Sofia vi andò, mettendo i suoi trofei rubati nella stanza che era calda per il vapore che veniva dai bagni. Donne andavano e venivano con indosso gli asciugamani che servivano loro per asciugarsi. Nessuna di loro si girò a guardarla.

Sofia si svestì, si avvolse un telo attorno al corpo e si diresse verso i bagni. Erano sistemati in modo da facilitare la discesa in acqua, con diverse vasche di acqua calda, tiepida e fredda; massaggiatrici ai lati e servitori a disposizione.

Sofia era ben consapevole del tatuaggio che aveva alla caviglia e che dichiarava ciò che lei era, ma c’erano serve vincolate con le loro signore, lì per massaggiarle con oli profumati o per pettinare loro i capelli. Se nessuno avesse notato il marchio, avrebbero sicuramente dato per scontato che Sofia fosse lì per quel motivo.

Lo stesso non si prese il tempo per crogiolarsi nei bagni come avrebbe potuto. Voleva uscire di lì prima che qualcuno facesse delle domande. Si immerse nell’acqua, si strofinò col sapone e cercò di togliersi di dosso il peggio della sporcizia. Quando uscì dal bagno, si assicurò che il telo le arrivasse alle caviglie.

Tornata negli spogliatoi si mise addosso un pezzo alla volta i suoi nuovi abiti e accessori. Iniziò con le calze di seta e la sottoveste. Poi salì al corsetto e alla gonna esterna, ai guanti e al resto.

“La signora ha bisogno di aiuto con i capelli?” chiese una donna, e Sofia si girò per vedere una servitrice che la guardava.

“Se puoi,” disse Sofia, tentando di ricordare come parlavano i nobili. Le venne in mente che la cosa sarebbe stata più facile se nessuno avesse pensato che lei era del posto, quindi vi aggiunse un pizzico di accento degli Stati dei Mercanti che aveva sentito dalla sarta. Con sua sorpresa le venne facile e la sua voce si aggiustò rapidamente al resto.

La ragazza le asciugò e acconciò i capelli in un elaborato intreccio che Sofia fece fatica a seguire. Quando ebbe finito, si mise la maschera e poi si diresse fuori, dirigendosi tra le carrozze fino a che ne scorse una che non era ancora stata occupata.

“Ehi tu!” gridò, e la sua nuova voce le sembrò strana alle orecchie. “Sì, tu! Portami subito al palazzo, e non fermarti strada facendo. Sono di fretta. E non iniziare a chiedere il pagamento. Puoi mandare il conto a Lord Dunham, e lui può essere riconoscente che questa sera gli costi solo questo.”

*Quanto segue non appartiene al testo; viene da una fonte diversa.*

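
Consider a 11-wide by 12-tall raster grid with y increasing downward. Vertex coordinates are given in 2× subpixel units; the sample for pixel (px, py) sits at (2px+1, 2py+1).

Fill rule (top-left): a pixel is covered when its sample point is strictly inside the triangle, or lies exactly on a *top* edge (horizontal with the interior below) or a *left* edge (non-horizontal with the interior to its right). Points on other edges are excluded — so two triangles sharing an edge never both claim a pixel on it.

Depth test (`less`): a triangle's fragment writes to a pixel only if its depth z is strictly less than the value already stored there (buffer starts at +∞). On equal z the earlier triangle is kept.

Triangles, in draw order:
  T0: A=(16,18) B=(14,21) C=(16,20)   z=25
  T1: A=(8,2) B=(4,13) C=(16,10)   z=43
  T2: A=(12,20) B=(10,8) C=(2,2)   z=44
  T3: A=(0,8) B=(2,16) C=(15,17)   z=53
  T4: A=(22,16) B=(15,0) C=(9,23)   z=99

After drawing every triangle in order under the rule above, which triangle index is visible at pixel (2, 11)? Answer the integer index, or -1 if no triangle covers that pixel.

T0:
  2·area = 4  (B↔C swapped to make it positive)
  edge (16, 18)→(16, 20): d=(0,2) right/bottom  bias=-1
  edge (16, 20)→(14, 21): d=(-2,1) right/bottom  bias=-1
  edge (14, 21)→(16, 18): d=(2,-3) top-left  bias=+0
  covered (0 px):
    · · · · · · · · · · ·
    · · · · · · · · · · ·
    · · · · · · · · · · ·
    · · · · · · · · · · ·
    · · · · · · · · · · ·
    · · · · · · · · · · ·
    · · · · · · · · · · ·
    · · · · · · · · · · ·
    · · · · · · · · · · ·
    · · · · · · · · · · ·
    · · · · · · · · · · ·
    · · · · · · · · · · ·
T1:
  2·area = 120  (B↔C swapped to make it positive)
  edge (8, 2)→(16, 10): d=(8,8) right/bottom  bias=-1
  edge (16, 10)→(4, 13): d=(-12,3) right/bottom  bias=-1
  edge (4, 13)→(8, 2): d=(4,-11) top-left  bias=+0
    (3,0)@(7, 1): e=[0,135,-15] → ·  [on edge]
    (4,1)@(9, 3): e=[0,105,15] → ·  [on edge]
    (3,2)@(7, 5): e=[32,87,1] → #
    (4,2)@(9, 5): e=[16,81,23] → #
    (5,2)@(11, 5): e=[0,75,45] → ·  [on edge]
    (3,3)@(7, 7): e=[48,63,9] → #
    (5,3)@(11, 7): e=[16,51,53] → #
    (6,3)@(13, 7): e=[0,45,75] → ·  [on edge]
    (3,4)@(7, 9): e=[64,39,17] → #
    (6,4)@(13, 9): e=[16,21,83] → #
    (7,4)@(15, 9): e=[0,15,105] → ·  [on edge]
    (2,5)@(5, 11): e=[96,21,3] → #
    (8,5)@(17, 11): e=[0,-15,135] → ·  [on edge]
    (9,6)@(19, 13): e=[0,-45,165] → ·  [on edge]
    (10,7)@(21, 15): e=[0,-75,195] → ·  [on edge]
  covered (13 px):
    · · · · · · · · · · ·
    · · · · · · · · · · ·
    · · · # # · · · · · ·
    · · · # # # · · · · ·
    · · · # # # # · · · ·
    · · # # # # · · · · ·
    · · · · · · · · · · ·
    · · · · · · · · · · ·
    · · · · · · · · · · ·
    · · · · · · · · · · ·
    · · · · · · · · · · ·
    · · · · · · · · · · ·
T2:
  2·area = 84  (B↔C swapped to make it positive)
  edge (12, 20)→(2, 2): d=(-10,-18) top-left  bias=+0
  edge (2, 2)→(10, 8): d=(8,6) right/bottom  bias=-1
  edge (10, 8)→(12, 20): d=(2,12) right/bottom  bias=-1
    (1,1)@(3, 3): e=[8,2,74] → #
    (2,1)@(5, 3): e=[44,-10,50] → ·
    (1,2)@(3, 5): e=[-12,18,78] → ·
    (2,2)@(5, 5): e=[24,6,54] → #
    (3,2)@(7, 5): e=[60,-6,30] → ·
    (2,3)@(5, 7): e=[4,22,58] → #
    (3,3)@(7, 7): e=[40,10,34] → #
    (4,3)@(9, 7): e=[76,-2,10] → ·
    (2,4)@(5, 9): e=[-16,38,62] → ·
    (3,4)@(7, 9): e=[20,26,38] → #
    (4,4)@(9, 9): e=[56,14,14] → #
    (5,4)@(11, 9): e=[92,2,-10] → ·
    (3,5)@(7, 11): e=[0,42,42] → #  [on edge]
  covered (11 px):
    · · · · · · · · · · ·
    · # · · · · · · · · ·
    · · # · · · · · · · ·
    · · # # · · · · · · ·
    · · · # # · · · · · ·
    · · · # # · · · · · ·
    · · · · # · · · · · ·
    · · · · · # · · · · ·
    · · · · · # · · · · ·
    · · · · · · · · · · ·
    · · · · · · · · · · ·
    · · · · · · · · · · ·
T3:
  2·area = 102  (B↔C swapped to make it positive)
  edge (0, 8)→(15, 17): d=(15,9) right/bottom  bias=-1
  edge (15, 17)→(2, 16): d=(-13,-1) top-left  bias=+0
  edge (2, 16)→(0, 8): d=(-2,-8) top-left  bias=+0
    (0,4)@(1, 9): e=[6,90,6] → #
    (1,4)@(3, 9): e=[-12,92,22] → ·
    (0,5)@(1, 11): e=[36,64,2] → #
    (1,5)@(3, 11): e=[18,66,18] → #
    (2,5)@(5, 11): e=[0,68,34] → ·  [on edge]
    (0,6)@(1, 13): e=[66,38,-2] → ·
    (1,6)@(3, 13): e=[48,40,14] → #
    (2,6)@(5, 13): e=[30,42,30] → #
    (3,6)@(7, 13): e=[12,44,46] → #
    (4,6)@(9, 13): e=[-6,46,62] → ·
    (1,7)@(3, 15): e=[78,14,10] → #
    (4,7)@(9, 15): e=[24,20,58] → #
    (7,8)@(15, 17): e=[0,0,102] → ·  [on edge]
  covered (11 px):
    · · · · · · · · · · ·
    · · · · · · · · · · ·
    · · · · · · · · · · ·
    · · · · · · · · · · ·
    # · · · · · · · · · ·
    # # · · · · · · · · ·
    · # # # · · · · · · ·
    · # # # # # · · · · ·
    · · · · · · · · · · ·
    · · · · · · · · · · ·
    · · · · · · · · · · ·
    · · · · · · · · · · ·
T4:
  2·area = 257  (B↔C swapped to make it positive)
  edge (22, 16)→(9, 23): d=(-13,7) right/bottom  bias=-1
  edge (9, 23)→(15, 0): d=(6,-23) top-left  bias=+0
  edge (15, 0)→(22, 16): d=(7,16) right/bottom  bias=-1
    (7,0)@(15, 1): e=[244,6,7] → #
    (8,0)@(17, 1): e=[230,52,-25] → ·
    (7,1)@(15, 3): e=[218,18,21] → #
    (8,1)@(17, 3): e=[204,64,-11] → ·
    (7,2)@(15, 5): e=[192,30,35] → #
    (8,2)@(17, 5): e=[178,76,3] → #
    (9,2)@(19, 5): e=[164,122,-29] → ·
    (7,3)@(15, 7): e=[166,42,49] → #
    (9,3)@(19, 7): e=[138,134,-15] → ·
    (6,4)@(13, 9): e=[154,8,95] → #
    (9,4)@(19, 9): e=[112,146,-1] → ·
    (6,5)@(13, 11): e=[128,20,109] → #
    (4,11)@(9, 23): e=[0,0,257] → ·  [on edge]
  covered (31 px):
    · · · · · · · # · · ·
    · · · · · · · # · · ·
    · · · · · · · # # · ·
    · · · · · · · # # · ·
    · · · · · · # # # · ·
    · · · · · · # # # # ·
    · · · · · · # # # # ·
    · · · · · · # # # # #
    · · · · · # # # # # ·
    · · · · · # # # · · ·
    · · · · · # · · · · ·
    · · · · · · · · · · ·

Z-buffer (winner per pixel, '.' = empty):
  . . . . . . . 4 . . .
  . 2 . . . . . 4 . . .
  . . 2 1 1 . . 4 4 . .
  . . 2 1 1 1 . 4 4 . .
  3 . . 1 1 1 1 4 4 . .
  3 3 1 1 1 1 4 4 4 4 .
  . 3 3 3 2 . 4 4 4 4 .
  . 3 3 3 3 2 4 4 4 4 4
  . . . . . 2 4 4 4 4 .
  . . . . . 4 4 4 . . .
  . . . . . 4 . . . . .
  . . . . . . . . . . .

Answer: -1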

Neanche sapeva se ci fosse un Lord Dunham, ma il nome le sembrava giusto. Si aspettò che il conduttore della carrozza le rispondesse, o almeno brontolasse per il pagamento. Invece si limitò a inchinarsi.

“Sì, mia signora.”

Il viaggio in carrozza attraverso la città fu più comodo di quanto Sofia si sarebbe immaginata. Più comodo di certo che viaggiare dietro ai carri, e molto più breve. Nel giro di pochi minuti poté vedere i cancelli che si avvicinavano. Sofia si sentì serrare il cuore, perché lì c’era sempre lo stesso servitore di prima. Poteva farcela? L’avrebbe riconosciuta?

La carrozza rallentò e Sofia si sforzò di sporgersi, sperando di avere l’aspetto che doveva.

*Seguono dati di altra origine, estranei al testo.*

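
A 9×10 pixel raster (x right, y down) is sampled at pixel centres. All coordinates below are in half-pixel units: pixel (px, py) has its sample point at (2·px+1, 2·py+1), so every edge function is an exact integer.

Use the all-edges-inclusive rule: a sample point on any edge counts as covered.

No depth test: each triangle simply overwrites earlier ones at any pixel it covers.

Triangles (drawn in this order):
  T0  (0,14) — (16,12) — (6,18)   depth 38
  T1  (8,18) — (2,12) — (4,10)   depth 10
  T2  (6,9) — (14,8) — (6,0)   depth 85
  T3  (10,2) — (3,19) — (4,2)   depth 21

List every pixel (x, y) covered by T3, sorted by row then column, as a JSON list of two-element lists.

T0:
  2·area = 76
  edge (0, 14)→(16, 12): d=(16,-2) inclusive
  edge (16, 12)→(6, 18): d=(-10,6) inclusive
  edge (6, 18)→(0, 14): d=(-6,-4) inclusive
    (4,6)@(9, 13): e=[2,32,42] → #
    (5,6)@(11, 13): e=[6,20,50] → #
    (6,6)@(13, 13): e=[10,8,58] → #
    (7,6)@(15, 13): e=[14,-4,66] → ·
    (1,7)@(3, 15): e=[22,48,6] → #
    (2,7)@(5, 15): e=[26,36,14] → #
    (3,7)@(7, 15): e=[30,24,22] → #
    (5,7)@(11, 15): e=[38,0,38] → #  [on edge]
    (6,7)@(13, 15): e=[42,-12,46] → ·
    (1,8)@(3, 17): e=[54,28,-6] → ·
    (2,8)@(5, 17): e=[58,16,2] → #
    (4,8)@(9, 17): e=[66,-8,18] → ·
  covered (10 px):
    · · · · · · · · ·
    · · · · · · · · ·
    · · · · · · · · ·
    · · · · · · · · ·
    · · · · · · · · ·
    · · · · · · · · ·
    · · · · # # # · ·
    · # # # # # · · ·
    · · # # · · · · ·
    · · · · · · · · ·
T1:
  2·area = 24
  edge (8, 18)→(2, 12): d=(-6,-6) inclusive
  edge (2, 12)→(4, 10): d=(2,-2) inclusive
  edge (4, 10)→(8, 18): d=(4,8) inclusive
    (6,0)@(13, 1): e=[132,0,-108] → ·  [on edge]
    (5,1)@(11, 3): e=[108,0,-84] → ·  [on edge]
    (4,2)@(9, 5): e=[84,0,-60] → ·  [on edge]
    (3,3)@(7, 7): e=[60,0,-36] → ·  [on edge]
    (2,4)@(5, 9): e=[36,0,-12] → ·  [on edge]
    (0,5)@(1, 11): e=[0,-4,28] → ·  [on edge]
    (1,5)@(3, 11): e=[12,0,12] → #  [on edge]
    (2,5)@(5, 11): e=[24,4,-4] → ·
    (0,6)@(1, 13): e=[-12,0,36] → ·  [on edge]
    (1,6)@(3, 13): e=[0,4,20] → #  [on edge]
    (2,6)@(5, 13): e=[12,8,4] → #
    (3,6)@(7, 13): e=[24,12,-12] → ·
    (2,7)@(5, 15): e=[0,12,12] → #  [on edge]
    (3,8)@(7, 17): e=[0,20,4] → #  [on edge]
    (4,9)@(9, 19): e=[0,28,-4] → ·  [on edge]
  covered (5 px):
    · · · · · · · · ·
    · · · · · · · · ·
    · · · · · · · · ·
    · · · · · · · · ·
    · · · · · · · · ·
    · # · · · · · · ·
    · # # · · · · · ·
    · · # · · · · · ·
    · · · # · · · · ·
    · · · · · · · · ·
T2:
  2·area = 72  (B↔C swapped to make it positive)
  edge (6, 9)→(6, 0): d=(0,-9) inclusive
  edge (6, 0)→(14, 8): d=(8,8) inclusive
  edge (14, 8)→(6, 9): d=(-8,1) inclusive
    (3,0)@(7, 1): e=[9,0,63] → #  [on edge]
    (4,0)@(9, 1): e=[27,-16,61] → ·
    (3,1)@(7, 3): e=[9,16,47] → #
    (4,1)@(9, 3): e=[27,0,45] → #  [on edge]
    (5,1)@(11, 3): e=[45,-16,43] → ·
    (3,2)@(7, 5): e=[9,32,31] → #
    (5,2)@(11, 5): e=[45,0,27] → #  [on edge]
    (6,2)@(13, 5): e=[63,-16,25] → ·
    (3,3)@(7, 7): e=[9,48,15] → #
    (6,3)@(13, 7): e=[63,0,9] → #  [on edge]
    (7,3)@(15, 7): e=[81,-16,7] → ·
    (3,4)@(7, 9): e=[9,64,-1] → ·
    (7,4)@(15, 9): e=[81,0,-9] → ·  [on edge]
    (8,5)@(17, 11): e=[99,0,-27] → ·  [on edge]
  covered (10 px):
    · · · # · · · · ·
    · · · # # · · · ·
    · · · # # # · · ·
    · · · # # # # · ·
    · · · · · · · · ·
    · · · · · · · · ·
    · · · · · · · · ·
    · · · · · · · · ·
    · · · · · · · · ·
    · · · · · · · · ·
T3:
  2·area = 102
  edge (10, 2)→(3, 19): d=(-7,17) inclusive
  edge (3, 19)→(4, 2): d=(1,-17) inclusive
  edge (4, 2)→(10, 2): d=(6,0) inclusive
    (2,1)@(5, 3): e=[78,18,6] → #
    (3,1)@(7, 3): e=[44,52,6] → #
    (4,1)@(9, 3): e=[10,86,6] → #
    (5,1)@(11, 3): e=[-24,120,6] → ·
    (2,2)@(5, 5): e=[64,20,18] → #
    (4,2)@(9, 5): e=[-4,88,18] → ·
    (2,3)@(5, 7): e=[50,22,30] → #
    (4,3)@(9, 7): e=[-18,90,30] → ·
    (2,4)@(5, 9): e=[36,24,42] → #
    (4,4)@(9, 9): e=[-32,92,42] → ·
    (2,5)@(5, 11): e=[22,26,54] → #
    (3,5)@(7, 11): e=[-12,60,54] → ·
    (1,9)@(3, 19): e=[0,0,102] → #  [on edge]
  covered (12 px):
    · · · · · · · · ·
    · · # # # · · · ·
    · · # # · · · · ·
    · · # # · · · · ·
    · · # # · · · · ·
    · · # · · · · · ·
    · · # · · · · · ·
    · · · · · · · · ·
    · · · · · · · · ·
    · # · · · · · · ·

Answer: [[2,1],[3,1],[4,1],[2,2],[3,2],[2,3],[3,3],[2,4],[3,4],[2,5],[2,6],[1,9]]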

“È iniziato il ballo?” chiese con il suo nuovo accento. “Sono arrivata nel momento giusto per creare un ingresso d’impatto? E cosa più importante: come sono? I miei servitori dicono che questo sia adatto per la vostra corte, ma mi sembra di essere come una puttana da molo.”

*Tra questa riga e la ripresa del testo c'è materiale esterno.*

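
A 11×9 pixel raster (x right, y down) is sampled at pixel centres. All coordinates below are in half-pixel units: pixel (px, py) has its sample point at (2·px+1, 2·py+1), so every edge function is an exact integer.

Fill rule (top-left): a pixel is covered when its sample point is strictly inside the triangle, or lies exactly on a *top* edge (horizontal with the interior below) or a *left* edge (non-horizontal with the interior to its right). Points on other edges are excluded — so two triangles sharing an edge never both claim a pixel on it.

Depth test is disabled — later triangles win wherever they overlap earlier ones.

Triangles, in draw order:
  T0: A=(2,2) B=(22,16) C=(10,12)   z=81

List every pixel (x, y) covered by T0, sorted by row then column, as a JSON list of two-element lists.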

Non poté resistere a quella piccola vendetta. Il servitore al cancello fece un profondo inchino.

“Vossignoria non avrebbe potuto avere tempismo migliore,” la rassicurò, con quel genere di falsa sincerità che Sofia immaginò piacesse ai nobili. “E ha un aspetto assolutamente amorevole, ovviamente. La prego, entri.”

Sofia chiuse la tendina della carrozza mentre avanzava, ma solo perché nascondesse il suo stupefatto sollievo. Stava funzionando. Stava funzionando davvero.

Sperava solo che le cose stessero andando altrettanto bene per Kate.